To determine the impact of childhood-onset MF on clinical features and disease course in a large series.
Consecutive MF patients seen in a single centre between 2007 and 2021 were categorized into 3 groups: (i) MF patients diagnosed in the pediatric ages (≤18 years) (pediatric group), (ii) MF patients with disease onset in the pediatric period and diagnosis in adulthood (lately diagnosed pediatric-onset group), and (iii) MF patients with disease onset in the adulthood period (>18 years) (adult-onset group). Demographics, clinical features, stage at diagnosis, and progression to advanced stages during follow-up were recorded and compared.
Among 651 MF patients, 52 (8%) belonged to the pediatric group and 30 (4.6%) to the lately diagnosed pediatric-onset group. Pediatric MF presented with a combination of clinical variants in 48.1% of cases. While classical MF was the most common presentation in the 3 groups, hypopigmented (55.8%) and folliculotropic (17.3%) variants were more prevalent in the pediatric group compared to the others. Progression to the advanced stages was higher in the adult-onset MF group (12.1%) compared to the pediatric and lately diagnosed pediatric-onset MF groups (2.4%) ( .014).
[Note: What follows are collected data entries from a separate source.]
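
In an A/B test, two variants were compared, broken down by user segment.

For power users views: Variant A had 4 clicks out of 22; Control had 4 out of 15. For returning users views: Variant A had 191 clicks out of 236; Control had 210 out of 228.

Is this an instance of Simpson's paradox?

Power users: Variant A 4/22 = 18.2%, Control 4/15 = 26.7% → Control
Returning users: Variant A 191/236 = 80.9%, Control 210/228 = 92.1% → Control
Overall: Variant A 195/258 = 75.6%, Control 214/243 = 88.1% → Control
Control wins overall and in every user group — no reversal.

No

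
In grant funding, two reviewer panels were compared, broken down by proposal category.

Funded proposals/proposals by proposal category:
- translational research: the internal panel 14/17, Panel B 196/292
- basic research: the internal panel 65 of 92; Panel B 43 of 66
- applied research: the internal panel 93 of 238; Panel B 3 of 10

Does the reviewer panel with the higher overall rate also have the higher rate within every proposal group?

Translational research: the internal panel 14/17 = 82.4%, Panel B 196/292 = 67.1% → the internal panel
Basic research: the internal panel 65/92 = 70.7%, Panel B 43/66 = 65.2% → the internal panel
Applied research: the internal panel 93/238 = 39.1%, Panel B 3/10 = 30.0% → the internal panel
Overall: the internal panel 172/347 = 49.6%, Panel B 242/368 = 65.8% → Panel B
The internal panel wins each proposal group but Panel B wins overall — the comparison reverses. The internal panel's proposals skew toward applied research, which has a lower base rate.

No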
This study highlights a relatively high prevalence of pediatric MF (8%) and lately diagnosed pediatric-onset MF (4.6%), often presenting with multiple and non-classical clinical variants. The higher rate of progression to advanced stages in the adult-onset group supports the relatively benign nature of MF in the pediatric-onset group.
比较儿童期和成人期蕈样肉芽肿(MF)临床及预后差异的研究有限。
在一个大型队列中确定儿童期起病的MF对临床特征和病程的影响。
将2007年至2021年在单一中心就诊的连续性MF患者分为3组:(i)在儿童期(≤18岁)确诊的MF患者(儿童组),(ii)在儿童期起病且成年期确诊的MF患者(迟发性儿童期起病组),以及(iii)在成年期(>18岁)起病的MF患者(成人期起病组)。记录并比较人口统计学、临床特征、诊断时的分期以及随访期间进展至晚期的情况。
在651例MF患者中,52例(8%)属于儿童组,30例(4.6%)属于迟发性儿童期起病组。48.1%的儿童期MF病例表现为多种临床亚型组合。虽然经典型MF是3组中最常见的表现形式,但与其他组相比,色素减退型(55.8%)和毛囊性(17.3%)亚型在儿童组中更为普遍。与儿童组和迟发性儿童期起病组(2.4%)相比,成人期起病组MF进展至晚期的比例更高(12.1%)(P<0.014)。
本研究强调儿童期MF(8%)和迟发性儿童期起病的MF(4.6%)的患病率相对较高,常表现为多种非经典临床亚型。成人期起病组进展至晚期的比例较高,支持儿童期起病组MF相对良性的性质。